Lodger Mrs Neilsen (Maria Omakinwa), is having an affair with Nick while waiting for her dead husband’s $10,000 legacy to come through (and guess what? It never does). A well-dressed couple (a troubled James Staddon and Rebecca Thornhill) arrive with Elias (Ross Carswell), their adult son with the mental age of a child. Turns out they’ve lost all their money in the crash. A couple of escaped convicts arrive, one (Eli James) pretending to be an evangelical preacher-cum-Bible salesman. Just as the devil has all the best tunes, he has some of the best lines: “A devil pursues me and his name is Commerce”… “Jesus makes his lifetime of light eminently affordable”.

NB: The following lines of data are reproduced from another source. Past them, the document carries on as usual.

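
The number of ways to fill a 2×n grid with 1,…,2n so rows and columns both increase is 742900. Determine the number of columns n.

Standard Young tableaux of shape 2×n are counted by C_n. The Catalan number equal to 742900 is C_13.

13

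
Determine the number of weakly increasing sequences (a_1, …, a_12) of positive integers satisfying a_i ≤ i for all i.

208012

Weakly increasing sequences with a_i ≤ i biject with Dyck paths of semilength 12, so there are C_12.
C_12 = C(24,12)/13 = 2704156/13 = 208012.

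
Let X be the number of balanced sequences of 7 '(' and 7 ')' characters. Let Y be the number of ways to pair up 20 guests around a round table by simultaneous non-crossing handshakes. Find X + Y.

With 7 pairs the number of balanced bracket strings is the Catalan number C_7. So X = C_7 = 429.
Non-crossing handshake pairings of 2n people are counted by C_n; 20 people gives n = 10. So Y = C_10 = 16796.
X + Y = 429 + 16796 = 17225.

17225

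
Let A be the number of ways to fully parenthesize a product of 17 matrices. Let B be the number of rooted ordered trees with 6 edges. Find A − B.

Bracketing 17 factors into binary products is counted by C_{17−1} = C_16. So A = C_16 = 35357670.
A rooted plane tree with 6 edges has 7 nodes, and the count is C_6. So B = C_6 = 132.
A − B = 35357670 − 132 = 35357538.

35357538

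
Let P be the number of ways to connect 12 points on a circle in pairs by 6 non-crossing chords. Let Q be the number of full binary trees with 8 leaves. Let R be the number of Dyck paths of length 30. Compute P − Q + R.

Pairing 12 circle points by 6 non-crossing chords gives C_6 matchings. So P = C_6 = 132.
Full binary trees with 8 leaves have 8−1 = 7 internal nodes, so there are C_7 of them. So Q = C_7 = 429.
A Dyck path with 15 up-steps and 15 down-steps has semilength 15, so there are C_15 of them. So R = C_15 = 9694845.
P − Q + R = 132 − 429 + 9694845 = 9694548.

9694548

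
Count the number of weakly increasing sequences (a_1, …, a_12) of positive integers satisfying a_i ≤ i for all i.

Such sub-staircase sequences of length n are counted by C_n; here n = 12.
C_12 = C_11 · 2(2·11+1)/(11+2) = 58786 · 46/13 = 208012.

208012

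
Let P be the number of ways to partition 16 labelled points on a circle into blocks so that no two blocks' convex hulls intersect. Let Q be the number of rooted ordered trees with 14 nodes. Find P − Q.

The non-crossing partitions of [16] form a lattice of size C_16. So P = C_16 = 35357670.
Rooted ordered (plane) trees on m nodes have m−1 edges and are counted by C_{m−1}; m = 14 gives C_13. So Q = C_13 = 742900.
P − Q = 35357670 − 742900 = 34614770.

34614770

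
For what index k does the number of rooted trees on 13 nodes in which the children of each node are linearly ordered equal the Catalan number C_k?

Rooted ordered (plane) trees on m nodes have m−1 edges and are counted by C_{m−1}; m = 13 gives C_12.

12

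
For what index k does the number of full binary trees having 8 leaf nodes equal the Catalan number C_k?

7

A full binary tree with L leaves has L−1 internal nodes and is counted by C_{L−1}; L = 8 gives C_7.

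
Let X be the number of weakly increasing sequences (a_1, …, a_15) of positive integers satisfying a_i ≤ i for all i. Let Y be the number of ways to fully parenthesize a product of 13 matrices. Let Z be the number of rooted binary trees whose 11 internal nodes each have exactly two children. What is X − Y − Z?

9428047

Such sub-staircase sequences of length n are counted by C_n; here n = 15. So X = C_15 = 9694845.
Bracketing 13 factors into binary products is counted by C_{13−1} = C_12. So Y = C_12 = 208012.
Full binary trees with n internal nodes are counted by C_n; here n = 11. So Z = C_11 = 58786.
X − Y − Z = 9694845 − 208012 − 58786 = 9428047.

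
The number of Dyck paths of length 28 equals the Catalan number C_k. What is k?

Dyck paths of semilength n (length 2n) are counted by C_n; here n = 14.

14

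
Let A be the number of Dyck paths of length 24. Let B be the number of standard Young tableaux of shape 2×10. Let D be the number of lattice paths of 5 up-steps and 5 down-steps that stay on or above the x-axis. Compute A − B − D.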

His companion (a quietly compelling Joshua C Jackson) is a beaten prize-fighting boxer. Finally, Chris McHallem is the town’s drug-addicted doctor but also, rather clunkily, the narrator, at times taking to the side of the stage to tell us – via a much-employed old-style radio microphone – about people’s back stories or a Ku Klux Klan lynching or the rise in suicide rates and, eventually, to tell us what the future holds for everyone. And – surprise! – it’s not happy-ever-after.

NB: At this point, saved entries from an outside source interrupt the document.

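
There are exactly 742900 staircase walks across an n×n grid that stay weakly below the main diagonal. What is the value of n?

13

Such diagonal-avoiding paths in an n×n grid are counted by C_n; 742900 = C_13.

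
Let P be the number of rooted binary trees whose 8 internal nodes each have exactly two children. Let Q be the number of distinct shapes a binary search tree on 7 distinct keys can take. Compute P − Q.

The number of full binary trees on 8 internal nodes is the Catalan number C_8. So P = C_8 = 1430.
There are C_n binary search tree shapes on n keys; with n = 7 that is C_7. So Q = C_7 = 429.
P − Q = 1430 − 429 = 1001.

1001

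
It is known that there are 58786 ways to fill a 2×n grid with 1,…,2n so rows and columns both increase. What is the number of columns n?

Standard Young tableaux of shape 2×n are counted by C_n. The Catalan number equal to 58786 is C_11.

11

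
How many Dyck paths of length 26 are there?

Dyck paths of semilength n (length 2n) are counted by C_n; here n = 13.
C_13 = C(26,13)/14 = 10400600/14 = 742900.

742900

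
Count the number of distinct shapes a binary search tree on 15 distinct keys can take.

Rooted binary trees with 15 nodes (each child slot possibly empty) number C_15.
C_15 = C(30,15)/16 = 155117520/16 = 9694845.

9694845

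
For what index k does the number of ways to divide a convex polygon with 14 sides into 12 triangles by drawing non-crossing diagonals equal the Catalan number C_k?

A convex 14-gon is triangulated into 12 triangles, and the number of such triangulations is the Catalan number C_{14−2} = C_12.

12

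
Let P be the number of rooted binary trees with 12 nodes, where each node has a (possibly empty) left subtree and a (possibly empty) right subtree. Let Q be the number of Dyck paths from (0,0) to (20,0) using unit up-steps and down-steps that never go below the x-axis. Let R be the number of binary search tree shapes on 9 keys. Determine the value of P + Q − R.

219946

Binary trees (left/right distinguished) on n nodes are counted by C_n; here n = 12. So P = C_12 = 208012.
Paths of 10 up- and 10 down-steps that never dip below the axis are Dyck paths; their count is C_10. So Q = C_10 = 16796.
Binary trees (left/right distinguished) on n nodes are counted by C_n; here n = 9. So R = C_9 = 4862.
P + Q − R = 208012 + 16796 − 4862 = 219946.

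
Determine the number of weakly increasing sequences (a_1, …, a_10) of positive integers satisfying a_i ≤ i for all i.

16796

Weakly increasing sequences with a_i ≤ i biject with Dyck paths of semilength 10, so there are C_10.
C_10 = C_9 · 2(2·9+1)/(9+2) = 4862 · 38/11 = 16796.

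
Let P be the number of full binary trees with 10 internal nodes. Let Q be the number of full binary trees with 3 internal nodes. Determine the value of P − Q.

Full binary trees with n internal nodes are counted by C_n; here n = 10. So P = C_10 = 16796.
Full binary trees with n internal nodes are counted by C_n; here n = 3. So Q = C_3 = 5.
P − Q = 16796 − 5 = 16791.

16791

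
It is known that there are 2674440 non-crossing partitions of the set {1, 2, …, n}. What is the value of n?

Non-crossing partitions of [n] are counted by C_n. The Catalan number equal to 2674440 is C_14.

14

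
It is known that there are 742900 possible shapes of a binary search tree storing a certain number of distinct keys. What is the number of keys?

Binary search tree shapes on n keys are counted by C_n. The Catalan number equal to 742900 is C_13.

13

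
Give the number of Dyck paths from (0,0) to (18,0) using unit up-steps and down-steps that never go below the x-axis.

Dyck paths of semilength n (length 2n) are counted by C_n; here n = 9.
C_9 = 4862.

4862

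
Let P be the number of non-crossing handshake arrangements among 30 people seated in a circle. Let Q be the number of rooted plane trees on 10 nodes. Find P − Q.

Non-crossing handshake pairings of 2n people are counted by C_n; 30 people gives n = 15. So P = C_15 = 9694845.
Rooted ordered (plane) trees on m nodes have m−1 edges and are counted by C_{m−1}; m = 10 gives C_9. So Q = C_9 = 4862.
P − Q = 9694845 − 4862 = 9689983.

9689983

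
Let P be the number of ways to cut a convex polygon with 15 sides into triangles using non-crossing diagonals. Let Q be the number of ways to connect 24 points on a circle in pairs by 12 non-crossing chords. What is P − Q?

A convex 15-gon is triangulated into 13 triangles, and the number of such triangulations is the Catalan number C_{15−2} = C_13. So P = C_13 = 742900.
Pairing 24 circle points by 12 non-crossing chords gives C_12 matchings. So Q = C_12 = 208012.
P − Q = 742900 − 208012 = 534888.

534888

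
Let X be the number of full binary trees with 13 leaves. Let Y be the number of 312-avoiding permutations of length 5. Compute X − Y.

207970

Full binary trees with 13 leaves have 13−1 = 12 internal nodes, so there are C_12 of them. So X = C_12 = 208012.
For any fixed pattern of length 3, the pattern-avoiding permutations of [5] number C_5. So Y = C_5 = 42.
X − Y = 208012 − 42 = 207970.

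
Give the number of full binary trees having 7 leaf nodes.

A full binary tree with L leaves has L−1 internal nodes and is counted by C_{L−1}; L = 7 gives C_6.
C_6 = C_5 · 2(2·5+1)/(5+2) = 42 · 22/7 = 132.

132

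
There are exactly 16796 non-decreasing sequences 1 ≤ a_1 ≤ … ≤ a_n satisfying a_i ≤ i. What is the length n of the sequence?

Such sub-staircase sequences of length n are counted by C_n. Since C_10 = 16796, the index is 10.

10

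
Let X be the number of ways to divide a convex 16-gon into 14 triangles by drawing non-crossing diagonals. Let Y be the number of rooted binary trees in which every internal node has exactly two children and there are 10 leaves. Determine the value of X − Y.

Triangulations of a convex m-gon are counted by C_{m−2}; with m = 16 this is C_14. So X = C_14 = 2674440.
A full binary tree with L leaves has L−1 internal nodes and is counted by C_{L−1}; L = 10 gives C_9. So Y = C_9 = 4862.
X − Y = 2674440 − 4862 = 2669578.

2669578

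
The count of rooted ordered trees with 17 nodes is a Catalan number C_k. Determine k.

16

Rooted ordered (plane) trees on m nodes have m−1 edges and are counted by C_{m−1}; m = 17 gives C_16.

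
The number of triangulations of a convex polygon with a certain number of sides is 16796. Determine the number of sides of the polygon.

Triangulations of a convex m-gon are counted by C_{m−2}. Since C_10 = 16796, the index is 10.
So m − 2 = 10, giving m = 12 sides.

12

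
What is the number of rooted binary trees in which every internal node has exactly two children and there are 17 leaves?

35357670

Full binary trees with 17 leaves have 17−1 = 16 internal nodes, so there are C_16 of them.
C_16 = 35357670.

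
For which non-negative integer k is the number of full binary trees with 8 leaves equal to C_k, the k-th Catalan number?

A full binary tree with L leaves has L−1 internal nodes and is counted by C_{L−1}; L = 8 gives C_7.

7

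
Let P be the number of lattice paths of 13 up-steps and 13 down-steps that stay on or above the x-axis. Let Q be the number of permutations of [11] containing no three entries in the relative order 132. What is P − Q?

Dyck paths of semilength n (length 2n) are counted by C_n; here n = 13. So P = C_13 = 742900.
For any fixed pattern of length 3, the pattern-avoiding permutations of [11] number C_11. So Q = C_11 = 58786.
P − Q = 742900 − 58786 = 684114.

684114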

Girl from the North Country – Review – Bradford Alhambra 2022

“Defeat and frustration”

The cumulative effect is of lives blighted by poverty, lack of opportunity, lack of luck in smalltown America in the Dust Bowl years. Lives that are indeed blowin’ in the wind.

The songs – folksy, gospel, ballads – are embedded in the storyline, used to illustrate the struggles, hopes and flickering dreams, the human capacity for – as the final number has it – pressing on and on and on… But for what? There is humour here – including some sly references to Trump-style politics: “What we need in the White House is energy. Someone doing something, even if it’s the wrong thing”. But there are no highs, just a low-level humming of loneliness, defeat and frustration, accentuated by the subdued lighting and designer Rae Smith’s illustrated backdrops that bring to mind the photographs of Dorothea Lange or Grant Wood’s American Gothic painting.

Even the hoedown scenes – with music played live on fiddle, piano, drums by The Howlin’ Winds and individual speeches sometimes drowned out by background chatter – aren’t joyous. They’re more a desperate attempt for the sad-at-hearts to escape from harsh reality. As the doctor puts it in one of his monologues: “Pain comes in all kinds – physical, mental, indescribable.” Or, as Nick asks Mrs Neilsen: “What the hell are you wasting your life here for?” “Well,” she replies, “you’ve got to waste it somewhere.”

And you thought Leonard Cohen was depressing?

‘Girl From the North Country’ is at Sheffield Lyceum Theatre until Saturday.